Update: This comment period closed on June 15, 2022.
Read OSA’s full comments here.
Are you a seed grower or company with firsthand experience of problematic conduct in the seed industry that makes it difficult for you to compete? Do current intellectual property rights (IPR) on seed impact your access to germplasm for breeding, research, or commercial purposes? Are you aware of questionable patents on seeds?
These and other questions are part of an ongoing USDA inquiry that is inviting public input through June 15, 2022. In particular, the USDA is examining competition concerns in the seed industry as they relate to IPR, including potential impacts IPR has on public plant breeders, tribal seed stewards, and society’s ability to respond to climate change. This inquiry stems from a July 9, 2021, Executive Order on Promoting Competition in the American Economy.
OSA is putting together comments to support the USDA’s inquiry and we strongly encourage YOU to submit comments as well. The USDA is looking for firsthand experiences and examples of problems with IPR on seed, seed industry consolidation, and related matters, such as resources growers need to navigate IPR issues in the marketplace.
Check out the USDA’s inquiry to review the full set of questions to guide your comments. We recognize the list of questions is quite lengthy. View them as prompts and focus on sharing your experience as it relates to market concentration and IPR on seed.
Some points that OSA will be making include:
- The seed industry is one of the most consolidated sectors in agriculture: Four companies, all with roots in the agrochemical industry, now control over 60 percent of the global commercial market. This level of concentrated market power increases prices, limits choice in the marketplace, squeezes out competitors, and makes our seed supply – and thus food supply – less secure.
- Utility patents are the wrong tool for protecting developments in seed. Unlike other agricultural inputs, seed is a natural resource that requires careful management to sustain modern food systems and those of future generations. Seeds do not fit the utility patent model because they produce food—a universally recognized human right, they replicate when planted in the ground, and have evolved over thousands of years.

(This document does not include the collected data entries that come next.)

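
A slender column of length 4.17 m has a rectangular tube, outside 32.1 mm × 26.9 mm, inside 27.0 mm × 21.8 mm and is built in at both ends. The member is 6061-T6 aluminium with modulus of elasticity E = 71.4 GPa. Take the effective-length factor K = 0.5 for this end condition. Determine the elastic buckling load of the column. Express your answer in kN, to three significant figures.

Weak-axis I_min = (h_o·b_o³ − h_i·b_i³)/12 with b_o = 26.9, b_i = 21.80 mm (shorter outer/inner sides).
I_min = (32.1×26.9³ − 27.00×21.80³)/12 = 2.876×10^4 mm⁴
I = 2.876×10^4 mm⁴ = 2.876×10^-8 m⁴
Effective length L_e = K·L = 0.5 × 4.17 = 2.085 m
P_cr = π²EI / L_e² = π² × 71.4×10⁹ × 2.876×10^-8 / 2.085² = 4.662×10^3 N

P_cr ≈ 4.66 kN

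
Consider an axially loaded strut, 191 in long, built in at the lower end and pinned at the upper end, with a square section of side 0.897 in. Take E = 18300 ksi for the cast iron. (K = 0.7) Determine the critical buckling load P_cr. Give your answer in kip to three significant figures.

P_cr ≈ 0.545 kip

I = a⁴/12 = 0.897⁴/12 = 5.395×10^-2 in⁴
Effective length L_e = K·L = 0.7 × 191 = 133.7 in
P_cr = π²EI / L_e² = π² × 18300×10³ × 5.395×10^-2 / 133.7² = 545.1 lb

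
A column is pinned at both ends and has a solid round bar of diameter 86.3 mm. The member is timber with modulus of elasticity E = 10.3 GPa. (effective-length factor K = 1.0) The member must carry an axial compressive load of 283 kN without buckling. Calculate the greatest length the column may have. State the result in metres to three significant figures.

L_max ≈ 0.989 m

I = πd⁴/64 = π×86.3⁴/64 = 2.723×10^6 mm⁴
I = 2.723×10^-6 m⁴
At the buckling limit P_cr = P = 2.830×10^5 N
From P_cr = π²EI/(K·L)²:  L = (1/K)·√(π²EI/P_cr) = (1/1)·√(π²×1.03×10^10×2.723×10^-6/2.830×10^5)
L = 0.989 m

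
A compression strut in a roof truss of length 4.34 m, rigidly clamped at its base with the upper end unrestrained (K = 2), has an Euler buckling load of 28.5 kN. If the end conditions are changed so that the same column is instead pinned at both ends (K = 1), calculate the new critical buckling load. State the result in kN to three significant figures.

P_cr ∝ 1/K², so P_cr,new = P_cr,old × (K_old/K_new)² = 28.5 × (2/1)²
= 28.5 × 4.000 = 114 kN

P_cr ≈ 114 kN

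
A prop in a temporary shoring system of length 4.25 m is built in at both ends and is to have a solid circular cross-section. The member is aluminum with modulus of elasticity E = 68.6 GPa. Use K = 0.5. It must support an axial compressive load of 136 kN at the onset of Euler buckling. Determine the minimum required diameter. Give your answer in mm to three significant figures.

d ≈ 65.6 mm

L_e = K·L = 0.5 × 4.25 = 2.125 m
Required I = P_cr·L_e²/(π²E) = 1.360×10^5 × 2.125² / (π² × 6.86×10^10) = 9.071×10^-7 m⁴
I_req = 9.071×10^5 mm⁴
Solid circle: I = πd⁴/64  ⇒  d = (64I/π)^(1/4) = (64×9.071×10^5/π)^(1/4) = 65.6 mm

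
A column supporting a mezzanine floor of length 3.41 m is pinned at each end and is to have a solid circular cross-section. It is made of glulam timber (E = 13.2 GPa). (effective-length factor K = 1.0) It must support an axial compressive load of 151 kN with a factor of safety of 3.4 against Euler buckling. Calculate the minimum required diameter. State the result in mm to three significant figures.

Required P_cr = n·P = 3.4 × 151 = 513.4 kN
L_e = K·L = 1 × 3.41 = 3.410 m
Required I = P_cr·L_e²/(π²E) = 5.134×10^5 × 3.410² / (π² × 1.32×10^10) = 4.582×10^-5 m⁴
I_req = 4.582×10^7 mm⁴
Solid circle: I = πd⁴/64  ⇒  d = (64I/π)^(1/4) = (64×4.582×10^7/π)^(1/4) = 175 mm

d ≈ 175 mm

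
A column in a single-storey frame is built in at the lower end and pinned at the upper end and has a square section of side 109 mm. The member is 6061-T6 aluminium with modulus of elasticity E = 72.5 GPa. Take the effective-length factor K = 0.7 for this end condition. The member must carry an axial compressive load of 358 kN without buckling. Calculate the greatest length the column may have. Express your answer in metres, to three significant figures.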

- Owners of utility patents have far-reaching control over access and use of their products, including seeds and genetic traits. Patents remove valuable plant genetics from the pool of seed that breeders and growers rely on for improving crops, feeding their communities, and exercising independence in the seed system.
- Action must be taken to address the concentrated ownership of seed afforded by patents and other restrictive forms of IPR. Action must also be taken to revamp antitrust laws and enforcement to break up “Big Seed” and ensure a competitive marketplace for independent seed companies and growers to thrive.